8. The expression “international phase,” which is not used in the Treaty or the other official texts mentioned above but which has become customary, is commonly used as opposed to the subsequent “national phase” of processing before the national or regional Offices. The international phase encompasses the period from the filing of the international application by the applicant and its processing by the receiving Office, the establishment of the international search report and written opinion by the International Searching Authority, and the international publication of the international application by the International Bureau. It also comprises the (optional) international preliminary examination procedure before the International Preliminary Examining Authority.

9. Whenever the word “applicant” is used, it shall be construed as meaning also the agent (or common representative, where applicable) of the applicant, except where the contrary clearly follows from the wording or the nature of the provision, or the context in which the word is used, for example, in those parts of the Guidelines which deal with representation.

10. The various tasks which a receiving Office may be required to perform when processing an international application are presented in these Guidelines in an order which, in general, corresponds to the chronological sequence in which these tasks are performed. However, some tasks, such as, for example, those relating to the appointment of an agent or the renunciation or revocation of such an appointment, may arise at any time during the international phase; other tasks may, in practice and depending on the case, be more easily carried out concurrently or in a sequence different from that in which they are dealt with in these Guidelines.
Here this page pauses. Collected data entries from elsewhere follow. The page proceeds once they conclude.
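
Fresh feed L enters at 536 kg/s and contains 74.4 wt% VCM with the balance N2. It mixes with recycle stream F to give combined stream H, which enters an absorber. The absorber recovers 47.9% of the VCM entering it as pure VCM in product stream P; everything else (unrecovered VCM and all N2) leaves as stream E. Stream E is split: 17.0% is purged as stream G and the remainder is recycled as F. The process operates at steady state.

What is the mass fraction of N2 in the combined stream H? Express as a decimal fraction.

0.5346

N2 enters only via L and leaves only via the purge: 536×0.256 = 0.170×(N2 in E), and the absorber passes all N2, so N2 in H = N2 in E = 807.15 kg/s.
VCM in H: m_A = 536×0.744 + (1−0.170)·(1−0.479)·m_A, so m_A = 398.78/0.5676 = 702.62 kg/s.
H = 702.62 + 807.15 = 1509.8 kg/s.
N2 fraction in H = 807.15/1509.8 = 0.5346.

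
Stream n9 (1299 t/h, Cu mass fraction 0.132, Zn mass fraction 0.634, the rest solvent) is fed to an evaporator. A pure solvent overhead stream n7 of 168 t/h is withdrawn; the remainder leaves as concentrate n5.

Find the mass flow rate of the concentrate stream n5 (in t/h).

Concentrate = 1299 − 168 = 1131 t/h.

1131 t/h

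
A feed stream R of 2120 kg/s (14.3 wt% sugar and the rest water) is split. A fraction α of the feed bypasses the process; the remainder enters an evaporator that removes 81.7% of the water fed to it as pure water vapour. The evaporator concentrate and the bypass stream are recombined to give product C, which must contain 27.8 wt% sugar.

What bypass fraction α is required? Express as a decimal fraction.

0.306

All 2120×0.143 = 303.16 kg/s of sugar reaches C, so C = 303.16/0.278 = 1090.5 kg/s and vapour = 1029.5 kg/s.
The evaporator receives (1−α)·2120 of feed at 0.857 water and removes 0.817 of that water:
0.817×0.857×(1−α)×2120 = 1029.5
(1−α) = 1029.5/1484.4 = 0.6936;  α = 0.3064.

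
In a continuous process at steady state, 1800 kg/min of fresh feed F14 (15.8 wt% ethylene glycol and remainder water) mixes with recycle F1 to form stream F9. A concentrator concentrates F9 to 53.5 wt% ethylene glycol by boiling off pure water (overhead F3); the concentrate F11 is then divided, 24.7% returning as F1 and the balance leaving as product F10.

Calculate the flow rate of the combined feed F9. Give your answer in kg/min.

Overall ethylene glycol balance (none leaves overhead): ethylene glycol in fresh feed = ethylene glycol in product, i.e. 1800×0.158 = (1−0.247)·F11·0.535.
F11 = 284.4/(0.535×0.753) = 705.96 kg/min.
Recycle F1 = 0.247×705.96 = 174.37 kg/min.
Combined feed F9 = 1800 + 174.37 = 1974.4 kg/min.

1974 kg/min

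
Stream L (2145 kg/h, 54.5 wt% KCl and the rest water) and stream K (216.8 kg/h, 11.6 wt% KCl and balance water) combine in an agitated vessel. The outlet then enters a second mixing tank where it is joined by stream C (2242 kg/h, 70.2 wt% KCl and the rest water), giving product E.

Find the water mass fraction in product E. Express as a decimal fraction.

Overall, product flow = 4603.8 kg/h.
water in = 2145×0.455 + 216.8×0.884 + 2242×0.298 = 1835.7 kg/h.
water fraction in E = 0.399.

0.399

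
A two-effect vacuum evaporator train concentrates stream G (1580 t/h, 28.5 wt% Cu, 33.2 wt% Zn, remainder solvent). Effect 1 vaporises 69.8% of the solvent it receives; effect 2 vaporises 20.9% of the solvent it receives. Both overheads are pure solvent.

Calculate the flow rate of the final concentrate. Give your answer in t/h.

1119 t/h

solvent in feed = 1580×0.383 = 605.14 t/h.
After stage 1: solvent left = (1−0.698)×605.14 = 182.75; stream total = 1157.6 t/h.
After stage 2: solvent left = (1−0.209)×182.75 = 144.56; final concentrate = 1119.4 t/h.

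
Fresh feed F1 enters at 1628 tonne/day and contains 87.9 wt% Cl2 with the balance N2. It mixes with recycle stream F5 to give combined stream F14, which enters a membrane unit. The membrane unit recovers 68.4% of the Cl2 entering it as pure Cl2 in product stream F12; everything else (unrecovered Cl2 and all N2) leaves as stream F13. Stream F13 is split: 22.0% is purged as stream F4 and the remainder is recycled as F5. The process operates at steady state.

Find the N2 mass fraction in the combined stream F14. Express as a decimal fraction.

0.3204

N2 enters only via F1 and leaves only via the purge: 1628×0.121 = 0.220×(N2 in F13), and the membrane unit passes all N2, so N2 in F14 = N2 in F13 = 895.4 tonne/day.
Cl2 in F14: m_A = 1628×0.879 + (1−0.220)·(1−0.684)·m_A, so m_A = 1431/0.7535 = 1899.1 tonne/day.
F14 = 1899.1 + 895.4 = 2794.5 tonne/day.
N2 fraction in F14 = 895.4/2794.5 = 0.3204.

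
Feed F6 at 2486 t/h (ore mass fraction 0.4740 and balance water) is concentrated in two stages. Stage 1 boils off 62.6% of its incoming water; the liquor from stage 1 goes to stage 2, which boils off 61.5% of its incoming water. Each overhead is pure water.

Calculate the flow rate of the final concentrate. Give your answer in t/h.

1367 t/h

water in feed = 2486×0.526 = 1307.6 t/h.
After stage 1: water left = (1−0.626)×1307.6 = 489.06; stream total = 1667.4 t/h.
After stage 2: water left = (1−0.615)×489.06 = 188.29; final concentrate = 1366.7 t/h.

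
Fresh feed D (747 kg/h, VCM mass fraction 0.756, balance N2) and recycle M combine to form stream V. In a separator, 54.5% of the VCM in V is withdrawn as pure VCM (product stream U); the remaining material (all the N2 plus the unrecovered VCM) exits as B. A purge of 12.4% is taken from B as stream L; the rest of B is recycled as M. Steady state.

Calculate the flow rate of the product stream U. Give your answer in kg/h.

VCM in V: m_A = 747×0.756 + (1−0.124)·(1−0.545)·m_A, so m_A = 564.73/0.6014 = 939 kg/h.
Product U = 0.545×939 = 511.75 kg/h.

511.8 kg/h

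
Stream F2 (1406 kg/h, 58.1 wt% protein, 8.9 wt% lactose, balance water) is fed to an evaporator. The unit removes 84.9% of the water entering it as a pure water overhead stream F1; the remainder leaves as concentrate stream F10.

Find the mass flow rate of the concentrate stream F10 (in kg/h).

water entering = 1406×0.330 = 463.98 kg/h; overhead removed = 0.849×463.98 = 393.92 kg/h.
Concentrate = 1406 − 393.92 = 1012.1 kg/h.

1012 kg/h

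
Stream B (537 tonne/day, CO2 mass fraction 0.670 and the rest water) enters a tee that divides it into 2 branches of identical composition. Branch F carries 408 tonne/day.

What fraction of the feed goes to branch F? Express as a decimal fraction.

0.760

Fraction to F = 408/537 = 0.7598.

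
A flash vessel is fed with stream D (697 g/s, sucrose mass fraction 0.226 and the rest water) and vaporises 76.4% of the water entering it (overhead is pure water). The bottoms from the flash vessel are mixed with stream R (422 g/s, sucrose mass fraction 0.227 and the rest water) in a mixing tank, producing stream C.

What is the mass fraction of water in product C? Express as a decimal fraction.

Vapour removed = 0.764×0.774×697 = 412.16 g/s; concentrate = 284.84 g/s.
water reaching the mixer = 127.32 (from concentrate) + 422×0.773 = 453.52 g/s.
Product flow = 284.84 + 422 = 706.84 g/s; water fraction = 0.642.

0.642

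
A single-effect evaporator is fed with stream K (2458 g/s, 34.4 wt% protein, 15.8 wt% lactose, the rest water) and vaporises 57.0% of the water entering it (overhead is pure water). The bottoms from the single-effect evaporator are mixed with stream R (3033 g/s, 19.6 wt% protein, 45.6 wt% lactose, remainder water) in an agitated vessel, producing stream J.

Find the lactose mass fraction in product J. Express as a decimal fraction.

0.370

Vapour removed = 0.570×0.498×2458 = 697.73 g/s; concentrate = 1760.3 g/s.
lactose reaching the mixer = 388.36 (from concentrate) + 3033×0.456 = 1771.4 g/s.
Product flow = 1760.3 + 3033 = 4793.3 g/s; lactose fraction = 0.370.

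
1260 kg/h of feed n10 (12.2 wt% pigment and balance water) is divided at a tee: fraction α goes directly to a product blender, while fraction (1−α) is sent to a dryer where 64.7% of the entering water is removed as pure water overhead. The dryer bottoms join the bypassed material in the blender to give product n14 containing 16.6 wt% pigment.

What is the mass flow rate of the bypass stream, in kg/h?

All 1260×0.122 = 153.72 kg/h of pigment reaches n14, so n14 = 153.72/0.166 = 926.02 kg/h and vapour = 333.98 kg/h.
The evaporator receives (1−α)·1260 of feed at 0.878 water and removes 0.647 of that water:
0.647×0.878×(1−α)×1260 = 333.98
(1−α) = 333.98/715.76 = 0.4666;  α = 0.5334.
Bypass flow = 0.5334×1260 = 672.08 kg/h.

672.1 kg/h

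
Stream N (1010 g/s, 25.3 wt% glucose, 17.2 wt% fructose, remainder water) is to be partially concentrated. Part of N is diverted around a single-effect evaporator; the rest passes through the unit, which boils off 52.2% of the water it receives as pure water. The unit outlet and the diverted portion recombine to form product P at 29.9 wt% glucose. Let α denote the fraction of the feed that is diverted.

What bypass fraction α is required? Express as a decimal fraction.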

11. Formal requirements and corrections of defects are sometimes referred to in separate Chapters or parts thereof, taking into account the fact that there is not always a single or obligatory way of correcting a given defect. In certain cases, the receiving Office may use its discretion and, where appropriate, contact the applicant, before deciding on how to proceed, for example, whether to correct a defect ex officio or to invite the applicant to correct that defect.

12. [Deleted]

13. Annex B to these Guidelines contains examples of typical errors made by applicants in international applications together with an indication of how such defects should be corrected.